Another form of attack which can be used to gain an eavesdropper information on the shared key is via the time-shifted attack [43]. This has shown that there is a non-zero probability (4%) of breaking the security of the QKD system. This form of attack relies

on the fact that most if not all QKD systems will have at least two detectors and each will have a slight difference in the detection efficiency. This detection can vary as a function of time, frequency, polarization or spatial information. Eve has the ability to manipulation one of these variables to slightly change the detection efficiency at her choosing. In QKD it is assumed that Bob’s detector will have an equal number of binary “1” and “0” values but this is not necessary the case under such an attack. Eve has the ability to time delay the signal so that in the case of a two detector system, detector 1 and detector 2, she can delay the signal so that the photons arrive at Bob when detector 1 has higher detector efficiency than detector 2 thereby manipulating the number of binary ones and zeros that Bob receives. The time-shift attack can also be more generalised to spatial, spectral, and polarisation-shift attacks which also make use of the detection efficiency mismatch.

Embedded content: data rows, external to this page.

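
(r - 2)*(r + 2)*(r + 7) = r^3 + 7*r^2 - 4*r - 28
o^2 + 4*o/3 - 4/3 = (o - 2/3)*(o + 2)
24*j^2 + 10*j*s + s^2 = (4*j + s)*(6*j + s)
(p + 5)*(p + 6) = p^2 + 11*p + 30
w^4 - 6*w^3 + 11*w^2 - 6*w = w*(w - 3)*(w - 2)*(w - 1)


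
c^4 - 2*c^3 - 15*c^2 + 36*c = c*(c - 3)^2*(c + 4)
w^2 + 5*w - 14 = (w - 2)*(w + 7)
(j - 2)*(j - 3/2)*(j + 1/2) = j^3 - 3*j^2 + 5*j/4 + 3/2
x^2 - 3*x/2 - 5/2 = (x - 5/2)*(x + 1)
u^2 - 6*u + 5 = (u - 5)*(u - 1)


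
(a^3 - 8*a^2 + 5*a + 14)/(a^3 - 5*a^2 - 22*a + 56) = (a + 1)/(a + 4)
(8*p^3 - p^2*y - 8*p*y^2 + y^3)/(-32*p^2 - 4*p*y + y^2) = (-p^2 + y^2)/(4*p + y)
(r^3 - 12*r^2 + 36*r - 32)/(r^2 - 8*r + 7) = (r^3 - 12*r^2 + 36*r - 32)/(r^2 - 8*r + 7)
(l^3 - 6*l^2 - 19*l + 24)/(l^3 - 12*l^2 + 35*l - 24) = (l + 3)/(l - 3)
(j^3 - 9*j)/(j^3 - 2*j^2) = (j^2 - 9)/(j*(j - 2))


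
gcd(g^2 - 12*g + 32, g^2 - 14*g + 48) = g - 8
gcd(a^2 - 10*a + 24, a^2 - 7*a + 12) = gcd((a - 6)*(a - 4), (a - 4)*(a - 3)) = a - 4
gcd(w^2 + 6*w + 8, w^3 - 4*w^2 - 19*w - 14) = w + 2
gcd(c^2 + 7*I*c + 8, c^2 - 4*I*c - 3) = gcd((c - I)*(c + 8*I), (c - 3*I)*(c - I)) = c - I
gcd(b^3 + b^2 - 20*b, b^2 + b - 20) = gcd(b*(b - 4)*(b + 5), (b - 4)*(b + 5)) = b^2 + b - 20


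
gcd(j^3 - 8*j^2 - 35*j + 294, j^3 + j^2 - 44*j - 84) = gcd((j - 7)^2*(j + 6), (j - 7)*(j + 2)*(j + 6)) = j^2 - j - 42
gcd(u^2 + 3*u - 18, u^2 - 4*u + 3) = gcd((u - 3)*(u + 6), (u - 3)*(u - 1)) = u - 3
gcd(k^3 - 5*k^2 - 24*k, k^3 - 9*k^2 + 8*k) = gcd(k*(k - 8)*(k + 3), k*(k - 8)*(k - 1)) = k^2 - 8*k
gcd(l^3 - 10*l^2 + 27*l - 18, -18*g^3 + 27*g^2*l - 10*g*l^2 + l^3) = 1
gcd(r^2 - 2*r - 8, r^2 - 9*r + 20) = r - 4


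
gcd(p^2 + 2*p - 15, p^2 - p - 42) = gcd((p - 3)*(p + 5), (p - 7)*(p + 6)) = 1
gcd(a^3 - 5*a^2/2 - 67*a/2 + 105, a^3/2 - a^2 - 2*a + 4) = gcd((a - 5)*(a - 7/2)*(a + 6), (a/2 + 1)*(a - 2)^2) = 1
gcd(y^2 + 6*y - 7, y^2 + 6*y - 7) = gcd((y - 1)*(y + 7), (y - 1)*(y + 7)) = y^2 + 6*y - 7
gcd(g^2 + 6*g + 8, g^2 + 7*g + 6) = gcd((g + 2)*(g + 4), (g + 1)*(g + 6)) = 1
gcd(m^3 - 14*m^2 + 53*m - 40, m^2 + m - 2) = m - 1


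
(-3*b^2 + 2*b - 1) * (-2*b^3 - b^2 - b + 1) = 6*b^5 - b^4 + 3*b^3 - 4*b^2 + 3*b - 1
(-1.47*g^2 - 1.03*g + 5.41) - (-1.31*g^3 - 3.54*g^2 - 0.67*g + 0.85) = 1.31*g^3 + 2.07*g^2 - 0.36*g + 4.56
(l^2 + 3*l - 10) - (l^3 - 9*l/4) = -l^3 + l^2 + 21*l/4 - 10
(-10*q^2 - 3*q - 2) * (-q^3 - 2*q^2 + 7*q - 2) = 10*q^5 + 23*q^4 - 62*q^3 + 3*q^2 - 8*q + 4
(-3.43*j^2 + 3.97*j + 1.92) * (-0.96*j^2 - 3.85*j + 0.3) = 3.2928*j^4 + 9.3943*j^3 - 18.1567*j^2 - 6.201*j + 0.576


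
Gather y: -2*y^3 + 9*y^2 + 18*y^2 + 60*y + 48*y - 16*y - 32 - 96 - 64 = -2*y^3 + 27*y^2 + 92*y - 192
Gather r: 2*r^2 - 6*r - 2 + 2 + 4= 2*r^2 - 6*r + 4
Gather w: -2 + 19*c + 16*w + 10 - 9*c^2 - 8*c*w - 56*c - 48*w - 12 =-9*c^2 - 37*c + w*(-8*c - 32) - 4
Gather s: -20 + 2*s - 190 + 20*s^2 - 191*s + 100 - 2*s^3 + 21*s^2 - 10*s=-2*s^3 + 41*s^2 - 199*s - 110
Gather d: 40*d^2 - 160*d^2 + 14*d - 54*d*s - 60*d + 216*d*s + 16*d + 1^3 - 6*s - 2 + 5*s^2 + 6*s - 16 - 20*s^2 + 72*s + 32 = -120*d^2 + d*(162*s - 30) - 15*s^2 + 72*s + 15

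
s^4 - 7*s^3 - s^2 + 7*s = s*(s - 7)*(s - 1)*(s + 1)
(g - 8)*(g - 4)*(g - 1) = g^3 - 13*g^2 + 44*g - 32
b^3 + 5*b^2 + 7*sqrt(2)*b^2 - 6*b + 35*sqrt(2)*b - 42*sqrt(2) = (b - 1)*(b + 6)*(b + 7*sqrt(2))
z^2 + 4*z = z*(z + 4)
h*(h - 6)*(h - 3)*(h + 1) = h^4 - 8*h^3 + 9*h^2 + 18*h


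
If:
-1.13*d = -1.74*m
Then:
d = 1.53982300884956*m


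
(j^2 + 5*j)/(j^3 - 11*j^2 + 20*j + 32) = j*(j + 5)/(j^3 - 11*j^2 + 20*j + 32)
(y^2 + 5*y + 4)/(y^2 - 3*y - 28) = (y + 1)/(y - 7)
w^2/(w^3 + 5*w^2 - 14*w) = w/(w^2 + 5*w - 14)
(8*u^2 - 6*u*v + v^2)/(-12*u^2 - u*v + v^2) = (-2*u + v)/(3*u + v)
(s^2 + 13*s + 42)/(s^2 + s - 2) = (s^2 + 13*s + 42)/(s^2 + s - 2)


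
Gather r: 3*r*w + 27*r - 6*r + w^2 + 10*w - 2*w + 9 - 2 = r*(3*w + 21) + w^2 + 8*w + 7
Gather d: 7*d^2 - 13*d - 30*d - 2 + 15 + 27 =7*d^2 - 43*d + 40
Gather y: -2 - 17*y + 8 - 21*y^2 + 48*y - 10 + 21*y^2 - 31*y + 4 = 0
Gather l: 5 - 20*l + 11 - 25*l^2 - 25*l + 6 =-25*l^2 - 45*l + 22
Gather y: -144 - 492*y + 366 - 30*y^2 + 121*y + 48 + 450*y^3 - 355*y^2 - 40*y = 450*y^3 - 385*y^2 - 411*y + 270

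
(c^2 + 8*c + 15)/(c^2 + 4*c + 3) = (c + 5)/(c + 1)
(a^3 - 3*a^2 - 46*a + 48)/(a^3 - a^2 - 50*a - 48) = (a - 1)/(a + 1)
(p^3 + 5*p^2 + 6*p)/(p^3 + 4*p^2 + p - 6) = p/(p - 1)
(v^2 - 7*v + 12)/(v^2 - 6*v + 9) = (v - 4)/(v - 3)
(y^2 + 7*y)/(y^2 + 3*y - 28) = y/(y - 4)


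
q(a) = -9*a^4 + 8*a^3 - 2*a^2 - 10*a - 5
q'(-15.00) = 126950.00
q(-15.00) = -482930.00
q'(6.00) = -6946.00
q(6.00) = -10073.00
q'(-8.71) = 25633.53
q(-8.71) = -57154.09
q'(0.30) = -10.01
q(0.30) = -8.04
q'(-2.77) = 950.37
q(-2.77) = -692.54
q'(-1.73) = 255.15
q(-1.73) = -115.72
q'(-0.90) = 39.28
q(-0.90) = -9.36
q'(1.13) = -35.82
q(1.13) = -21.98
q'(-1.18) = 87.29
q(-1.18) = -26.58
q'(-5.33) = 6144.23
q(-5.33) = -8483.46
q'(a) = -36*a^3 + 24*a^2 - 4*a - 10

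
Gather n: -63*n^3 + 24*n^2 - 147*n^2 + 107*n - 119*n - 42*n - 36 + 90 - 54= -63*n^3 - 123*n^2 - 54*n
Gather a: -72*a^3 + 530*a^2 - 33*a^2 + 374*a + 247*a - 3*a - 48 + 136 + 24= -72*a^3 + 497*a^2 + 618*a + 112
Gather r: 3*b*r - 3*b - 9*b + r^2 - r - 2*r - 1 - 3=-12*b + r^2 + r*(3*b - 3) - 4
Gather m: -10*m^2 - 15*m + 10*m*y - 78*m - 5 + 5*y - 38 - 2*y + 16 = -10*m^2 + m*(10*y - 93) + 3*y - 27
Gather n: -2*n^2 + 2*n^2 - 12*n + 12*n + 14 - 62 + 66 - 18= 0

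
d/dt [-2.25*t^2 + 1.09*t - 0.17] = 1.09 - 4.5*t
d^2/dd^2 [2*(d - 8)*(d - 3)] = 4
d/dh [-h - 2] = -1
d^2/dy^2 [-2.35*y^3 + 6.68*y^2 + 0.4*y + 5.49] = 13.36 - 14.1*y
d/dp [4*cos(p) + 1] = -4*sin(p)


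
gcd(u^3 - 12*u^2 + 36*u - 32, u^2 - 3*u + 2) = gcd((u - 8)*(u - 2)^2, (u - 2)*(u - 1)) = u - 2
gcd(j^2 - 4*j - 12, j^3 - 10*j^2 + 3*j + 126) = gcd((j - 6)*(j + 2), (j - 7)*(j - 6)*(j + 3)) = j - 6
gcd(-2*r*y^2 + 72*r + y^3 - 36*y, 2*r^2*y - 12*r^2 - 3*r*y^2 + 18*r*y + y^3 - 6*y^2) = -2*r*y + 12*r + y^2 - 6*y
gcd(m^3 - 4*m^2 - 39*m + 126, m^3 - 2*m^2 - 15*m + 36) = m - 3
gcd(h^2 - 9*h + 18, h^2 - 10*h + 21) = h - 3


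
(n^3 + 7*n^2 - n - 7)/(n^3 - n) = (n + 7)/n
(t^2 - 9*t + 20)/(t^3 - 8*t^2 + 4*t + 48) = (t - 5)/(t^2 - 4*t - 12)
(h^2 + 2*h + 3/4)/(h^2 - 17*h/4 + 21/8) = 2*(4*h^2 + 8*h + 3)/(8*h^2 - 34*h + 21)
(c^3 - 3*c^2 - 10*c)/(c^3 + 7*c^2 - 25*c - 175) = c*(c + 2)/(c^2 + 12*c + 35)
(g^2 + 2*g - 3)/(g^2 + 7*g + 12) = (g - 1)/(g + 4)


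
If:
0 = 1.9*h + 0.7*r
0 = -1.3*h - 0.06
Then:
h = -0.05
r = 0.13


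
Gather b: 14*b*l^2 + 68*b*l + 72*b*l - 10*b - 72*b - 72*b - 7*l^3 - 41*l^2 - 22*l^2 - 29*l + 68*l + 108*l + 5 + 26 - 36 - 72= b*(14*l^2 + 140*l - 154) - 7*l^3 - 63*l^2 + 147*l - 77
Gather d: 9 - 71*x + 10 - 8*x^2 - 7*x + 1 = -8*x^2 - 78*x + 20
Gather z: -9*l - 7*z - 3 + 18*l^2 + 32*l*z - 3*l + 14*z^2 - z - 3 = 18*l^2 - 12*l + 14*z^2 + z*(32*l - 8) - 6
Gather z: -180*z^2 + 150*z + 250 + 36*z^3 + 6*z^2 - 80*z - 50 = 36*z^3 - 174*z^2 + 70*z + 200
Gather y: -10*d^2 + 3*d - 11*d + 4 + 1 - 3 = -10*d^2 - 8*d + 2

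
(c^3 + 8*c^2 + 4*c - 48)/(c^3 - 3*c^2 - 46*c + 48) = (c^2 + 2*c - 8)/(c^2 - 9*c + 8)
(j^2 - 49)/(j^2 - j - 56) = (j - 7)/(j - 8)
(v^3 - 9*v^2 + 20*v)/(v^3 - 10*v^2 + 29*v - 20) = v/(v - 1)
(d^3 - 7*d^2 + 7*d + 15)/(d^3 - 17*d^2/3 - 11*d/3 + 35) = 3*(d + 1)/(3*d + 7)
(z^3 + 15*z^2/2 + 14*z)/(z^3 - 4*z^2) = (z^2 + 15*z/2 + 14)/(z*(z - 4))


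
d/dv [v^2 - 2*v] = 2*v - 2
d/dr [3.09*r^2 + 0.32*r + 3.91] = 6.18*r + 0.32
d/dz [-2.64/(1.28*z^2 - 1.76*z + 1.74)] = (6.7584*z - 4.6464)/(1.28*z^2 - 1.76*z + 1.74)^2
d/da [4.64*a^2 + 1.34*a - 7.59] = 9.28*a + 1.34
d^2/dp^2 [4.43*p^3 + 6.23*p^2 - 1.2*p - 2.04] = 26.58*p + 12.46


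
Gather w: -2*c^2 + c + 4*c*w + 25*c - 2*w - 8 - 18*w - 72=-2*c^2 + 26*c + w*(4*c - 20) - 80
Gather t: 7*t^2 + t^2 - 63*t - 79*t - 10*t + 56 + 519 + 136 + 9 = 8*t^2 - 152*t + 720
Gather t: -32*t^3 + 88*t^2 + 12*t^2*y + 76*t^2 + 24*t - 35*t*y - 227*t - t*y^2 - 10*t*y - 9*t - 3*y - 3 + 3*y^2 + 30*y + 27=-32*t^3 + t^2*(12*y + 164) + t*(-y^2 - 45*y - 212) + 3*y^2 + 27*y + 24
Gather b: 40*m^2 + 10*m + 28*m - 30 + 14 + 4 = 40*m^2 + 38*m - 12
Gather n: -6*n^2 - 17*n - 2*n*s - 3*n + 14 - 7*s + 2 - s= -6*n^2 + n*(-2*s - 20) - 8*s + 16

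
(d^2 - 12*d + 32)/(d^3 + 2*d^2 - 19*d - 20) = (d - 8)/(d^2 + 6*d + 5)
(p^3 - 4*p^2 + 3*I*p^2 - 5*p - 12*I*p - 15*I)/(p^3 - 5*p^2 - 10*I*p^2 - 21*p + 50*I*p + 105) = (p^2 + p*(1 + 3*I) + 3*I)/(p^2 - 10*I*p - 21)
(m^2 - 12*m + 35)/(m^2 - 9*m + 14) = (m - 5)/(m - 2)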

2.6.1.5 Trojan horse attacks

Instead of Alice attempting to gain information about the quantum states sent between Alice and Bob it is also possible for her to send signals into Alice’s and Bob’s systems through the quantum channel. Eve can send bright pulses of light into their systems and analyse the back-reflected light in an attempt to gain information about which detectors fired or the settings of phase and polarisation modulators. The “plug-and play” system is particular susceptible to this attack as light is reflected off Faraday mirrors in Alice’s system back to Bob [17].